I'm a big fan of Neil McDonald's book "The Giants of Strategy" where he explores key points such as the 7th Rank, Outposts, Pawn Thrusts, etc so I try and note these themes.

Now (here's a key point) I wait for about 30 minutes to an hour and then replay it again, trying to anticipate key points. There is a lot of cognitive science that supports the idea that a review some short time later enhances recall by a significant amount.

Finally I might review the game again the following day.

Total time with the game review should be 30 - 45 minutes.


 Thanks for all the suggestions. I shall give this approach a try as it makes sense.

Rimfaxe

Playing though master games help to develop a flow in your own games.

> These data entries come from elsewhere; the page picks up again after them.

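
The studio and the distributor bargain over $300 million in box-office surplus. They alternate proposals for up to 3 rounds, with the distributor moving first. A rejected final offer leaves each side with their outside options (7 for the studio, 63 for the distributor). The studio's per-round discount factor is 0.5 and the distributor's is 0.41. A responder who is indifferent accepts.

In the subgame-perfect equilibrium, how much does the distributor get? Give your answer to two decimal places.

210.07

Solve by backward induction from round 3.
Round 3 (the distributor proposes): the studio gets 7 if talks fail, so the distributor offers 7 and keeps 293.
Round 2 (the studio proposes): the distributor can get 293 next round, worth 0.41 × 293 = 120.13 now; the studio offers that and keeps 179.87.
Round 1 (the distributor proposes): the studio can get 179.87 next round, worth 0.5 × 179.87 = 89.935 now, so the distributor offers 89.935, keeping 210.065.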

Bronstein recommended something like this:

1) First play over the game quickly in a few minutes. Only the game moves, you read the annotations but don't play through the sidelines.

2) then if you find the game interesting play through it again slower this time (perhaps 20 min.) looking closer at the key points and annotations. (If you didn't find the game interesting then skip it and go to the next game)

3) play over it again, this time you should be able to do it almost without looking in the book.

I use this method and find it works well. The method is about learning patterns and not deep study. Sometimes I play over a game a fourth and perhaps a fifth time until I have a feel for the game.

The suggestion by jwalexander to play over the game an hour later and again the next day is a good one; I think I will add it to my method.

 

Benedictine

When you play through the games do you set up a board and work through them that way or use an online board/database?

kco
Benedictine wrote:

When you play through the games do you set up a board and work through them that way or use an online board/database?


 if looking through alot games or got lot of variations use online board, just looking at a game and taking your time use the board.